Branded Web site embargo to be lifted

The ban on brand name sites on the Internet is to be lifted in response to commercial pressure.

The Government-funded body responsible for Net registration, the United Kingdom Education Re-search Network Association (Ukerna), only allows company trading names to appear on the World Wide Web (WWW). Ukerna has decided to do away with the rule in June.

Matthew Timms, new media manager at Vauxhall, whose Web site has had 2.5 million claimed “visits” since it began ten months ago, says: “This will suit high-profile brands owned by low-profile companies.”

There are 15,000 British-based businesses on the Web, but 7,000 of them have only been on stream since January. By the end of the year, with the addition of brand-only sites, industry sources say this figure could increase tenfold.

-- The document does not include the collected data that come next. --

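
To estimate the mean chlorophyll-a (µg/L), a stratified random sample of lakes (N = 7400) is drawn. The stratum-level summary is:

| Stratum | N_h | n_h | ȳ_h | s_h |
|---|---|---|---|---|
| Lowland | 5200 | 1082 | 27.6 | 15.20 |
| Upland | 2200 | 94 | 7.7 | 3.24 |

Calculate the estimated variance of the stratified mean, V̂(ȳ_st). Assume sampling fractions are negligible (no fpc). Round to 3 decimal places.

V̂(ȳ_st) = Σ W_h² s_h²/n_h, with W_h = N_h/N and N = 7400:
  stratum Lowland: (5200/7400)²·15.20²/1082 = 0.105439
  stratum Upland: (2200/7400)²·3.24²/94 = 0.00987061
V̂(ȳ_st) = 0.11531

V̂(ȳ_st) ≈ 0.115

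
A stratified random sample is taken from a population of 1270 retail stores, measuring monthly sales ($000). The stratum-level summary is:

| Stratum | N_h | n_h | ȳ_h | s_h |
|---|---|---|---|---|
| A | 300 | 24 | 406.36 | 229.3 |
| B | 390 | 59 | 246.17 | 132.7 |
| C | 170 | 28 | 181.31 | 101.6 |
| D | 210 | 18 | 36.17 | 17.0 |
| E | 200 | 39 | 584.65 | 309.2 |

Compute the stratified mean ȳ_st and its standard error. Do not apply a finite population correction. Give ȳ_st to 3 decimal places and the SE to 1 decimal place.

ȳ_st ≈ 293.908, SE ≈ 14.8

ȳ_st = Σ W_h ȳ_h = (300·406.36 + 390·246.17 + 170·181.31 + 210·36.17 + 200·584.65)/1270 = 293.90764
V̂(ȳ_st) = Σ W_h² s_h²/n_h, with W_h = N_h/N and N = 1270:
  stratum A: (300/1270)²·229.3²/24 = 122.245
  stratum B: (390/1270)²·132.7²/59 = 28.1457
  stratum C: (170/1270)²·101.6²/28 = 6.60571
  stratum D: (210/1270)²·17.0²/18 = 0.438992
  stratum E: (200/1270)²·309.2²/39 = 60.7949
V̂(ȳ_st) = 218.23
SE(ȳ_st) = √218.23 = 14.7726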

More British companies publish on the Internet than read it, claims a new report.

A quarter of the blue-chip companies questioned said although they had a site on the Internet they never bothered to check what else was on it.

Graham Brown, of Tunbridge Wells-based IT consultants Neaman Bond, who carried out the report, says: “At the moment, British businesses view the Net as immature, but that is changing all the time.”

The report, Corporate Intentions on the Internet, was funded by Slough corporate software company Computer Associates. It questioned 80 British companies included in the Global 5000 index.